Departures of fund managers are rarely good news for investment firms, unless there is under-performance. But the sudden departure of a high-profile and well-regarded fund manager without much explanation can be very damaging.
The resignation of Pramit Ghose from his posts of managing director and chief investment officer of Hibernian Investment Managers shocked the market.
Hibernian's statement announcing an internal investigation into an alleged breach of compliance was separated from the resignation announcement. In an information vacuum, there was inevitable speculation as to what had happened at the investment company, who was involved and how it was handled. With lawyers involved and a Central Bank investigation about to begin, all involved refused to comment.

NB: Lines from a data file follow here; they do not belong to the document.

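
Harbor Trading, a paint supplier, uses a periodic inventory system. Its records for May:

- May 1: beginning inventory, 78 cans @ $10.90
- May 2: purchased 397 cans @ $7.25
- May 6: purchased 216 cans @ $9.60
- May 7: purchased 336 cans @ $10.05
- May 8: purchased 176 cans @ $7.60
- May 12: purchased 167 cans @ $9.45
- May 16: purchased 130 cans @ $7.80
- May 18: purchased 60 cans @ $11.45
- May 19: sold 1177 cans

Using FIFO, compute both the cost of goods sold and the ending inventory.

COGS = $10,318.85; ending inventory = $3,476.75

May 19, 1177 sold [FIFO — oldest first]: 78 @ $10.90 + 397 @ $7.25 + 216 @ $9.60 + 336 @ $10.05 + 150 @ $7.60 = $10,318.85
Ending inventory: 26 @ $7.60 + 167 @ $9.45 + 130 @ $7.80 + 60 @ $11.45 = $3,476.75
Check: goods available $13,795.60 = COGS $10,318.85 + ending $3,476.75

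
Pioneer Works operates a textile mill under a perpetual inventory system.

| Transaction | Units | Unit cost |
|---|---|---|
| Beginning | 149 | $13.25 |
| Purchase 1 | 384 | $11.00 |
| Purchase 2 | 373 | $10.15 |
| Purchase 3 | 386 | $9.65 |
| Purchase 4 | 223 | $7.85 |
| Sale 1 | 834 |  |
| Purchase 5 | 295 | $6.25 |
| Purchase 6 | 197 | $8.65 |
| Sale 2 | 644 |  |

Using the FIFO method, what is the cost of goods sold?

COGS = $15,169.20

Sale 1 (834) [FIFO — oldest first]: 149 @ $13.25 + 384 @ $11.00 + 301 @ $10.15 = $9,253.40
Sale 2 (644) [FIFO — oldest first]: 72 @ $10.15 + 386 @ $9.65 + 186 @ $7.85 = $5,915.80
Total COGS = $9,253.40 + $5,915.80 = $15,169.20
Ending inventory: 37 @ $7.85 + 295 @ $6.25 + 197 @ $8.65 = $3,838.25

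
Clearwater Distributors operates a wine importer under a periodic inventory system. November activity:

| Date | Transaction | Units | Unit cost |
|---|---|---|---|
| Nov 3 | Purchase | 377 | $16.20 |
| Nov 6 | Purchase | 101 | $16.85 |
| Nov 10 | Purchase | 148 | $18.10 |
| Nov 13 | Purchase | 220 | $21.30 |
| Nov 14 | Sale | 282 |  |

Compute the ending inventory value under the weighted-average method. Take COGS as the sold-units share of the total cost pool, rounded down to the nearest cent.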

On the plus side for Hibernian, the problem transaction was identified internally and reported to the Central Bank and the company said no client "has been or will be at a loss" as a result.
But what the company did not say fuelled speculation. What was the alleged breach? Was it deliberate or inadvertent? How serious was it? Did Hibernian have to make good losses to protect clients? Were existing procedures not adequate to prevent it occurring?
Following the merger with Norwich Union, Hibernian is the fifth-largest fund manager in the Irish market and has big growth ambitions. It is a lucrative market but one where confidence in the fund management team is crucial to getting new business and retaining existing clients - a market uncomfortable with upheavals and unexplained or sudden moves.
With a Central Bank investigation and an internal Hibernian investigation under way, only time will tell the extent of the impact of the events of recent weeks on Hibernian.